Par la suite, on assiste à une certaine accalmie jusqu’en 1944, quand le Septuor Blaquière, formé d’un père et de ses six enfants, s’exécute à la salle paroissiale de Saint-Joseph. Mais l’impulsion est lancée, et à la suite de la renaissance de l’Ordre du Bon Temps à Montréal en 1946 (dont une première mouture a été fondée par Champlain à l’époque de la Nouvelle-France), cette troupe effectue des passages épisodiques à Drummondville dès le mois d’août de l’année suivante. Une section locale de l’Ordre voit même le jour peu après à l’initiative de Rita Lafond, Mariette Hamel, Thérèse Ringuet et Laurette Malouin. Par la suite, le mouvement s’accélère et de nombreuses troupes viennent effectuer des prestations : les Cosaques du Don, les danseurs Zinaïde et Nikolaï Lashkabanoff, le «roi des violoneux» Isidore Soucy…
Le mouvement s’essouffle dans les années 1950, alors que, reflet du conservatisme ambiant, un mandement de l’évêque du Diocèse interdit les danses de toutes sortes. Mais l’effervescence culturelle de la Révolution tranquille vient vite à bout de ces réticences, alors que de nouveaux «Cosaques du Don», Lola Montes et sa troupe de danseurs espagnols, la troupe des Abénaquis d’Odanak et les Feux Follets sont à leur tour actifs à Drummondville.

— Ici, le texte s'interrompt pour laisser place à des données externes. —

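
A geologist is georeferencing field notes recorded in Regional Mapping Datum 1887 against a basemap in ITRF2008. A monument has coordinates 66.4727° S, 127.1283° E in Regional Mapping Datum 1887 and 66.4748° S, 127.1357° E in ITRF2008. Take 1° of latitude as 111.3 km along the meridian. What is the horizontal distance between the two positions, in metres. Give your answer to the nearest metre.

Δφ = -66.4748° − -66.4727° = -0.0021°; Δλ = 127.1357° − 127.1283° = +0.0074°.
ΔN = Δφ × 111300 = -233.7 m; ΔE = Δλ × 111300 × cos(-66.4727°) = +0.0074 × 111300 × 0.399186 = 328.8 m.
Distance = √(ΔE² + ΔN²) = √(328.8² + (-233.7)²) = 403.4 m.

403 m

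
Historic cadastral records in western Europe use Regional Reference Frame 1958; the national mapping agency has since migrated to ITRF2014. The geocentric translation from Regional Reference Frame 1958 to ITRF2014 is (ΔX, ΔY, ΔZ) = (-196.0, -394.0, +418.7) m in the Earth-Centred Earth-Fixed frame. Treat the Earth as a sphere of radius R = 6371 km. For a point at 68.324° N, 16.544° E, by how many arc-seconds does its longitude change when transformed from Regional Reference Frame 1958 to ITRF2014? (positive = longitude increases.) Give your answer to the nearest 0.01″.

Δλ = -28.21″

sin φ = 0.929287, cos φ = 0.369358, sin λ = 0.284752, cos λ = 0.958601.
East component: ΔE = −sin λ·ΔX + cos λ·ΔY = −(0.284752)(-196.0) + (0.958601)(-394.0) = -321.88 m.
1° of latitude spans πR/180 = 111195 m; at latitude φ, 1° of longitude spans that × cos φ = 41070.7 m, so Δλ = -321.88 / 41070.7 × 3600 = -28.214″.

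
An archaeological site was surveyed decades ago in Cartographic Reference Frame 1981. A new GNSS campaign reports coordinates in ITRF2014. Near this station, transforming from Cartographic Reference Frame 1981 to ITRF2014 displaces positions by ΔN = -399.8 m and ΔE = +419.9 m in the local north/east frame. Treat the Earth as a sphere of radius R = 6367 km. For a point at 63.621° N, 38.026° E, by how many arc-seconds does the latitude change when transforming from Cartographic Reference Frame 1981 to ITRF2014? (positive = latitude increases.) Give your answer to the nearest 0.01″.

Δφ = -12.95″

On a sphere of radius R, 1 rad of latitude = R, so Δφ = ΔN / R = -399.8 / 6367000 = -6.2793e-05 rad = -12.952″.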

Au niveau local, et déjà en 1959, des étudiants inspirés par la vague nationaliste de l’époque, fondent « Les Copains du Sourire » dans le but de promouvoir le patrimoine folklorique québécois. Dispensant des ateliers d’animation folklorique, ceux-ci disparaissent en 1963. Ses anciens membres donnent ensuite naissance aux « Forains », dirigés tour à tour par Diane Descôteaux, puis par Normand Jutras. Dépourvus de local stable pour pratiquer jusqu’à l’ouverture du Centre culturel en 1967, les Forains, non seulement organisent des cours de danse folklorique, mais participent à plusieurs spectacles dans la région, et se rendent même jusqu’à Amos en Abitibi ! Des pionnières comme Pierrette Lachance et Louise Swiben dispensent aussi de tels cours.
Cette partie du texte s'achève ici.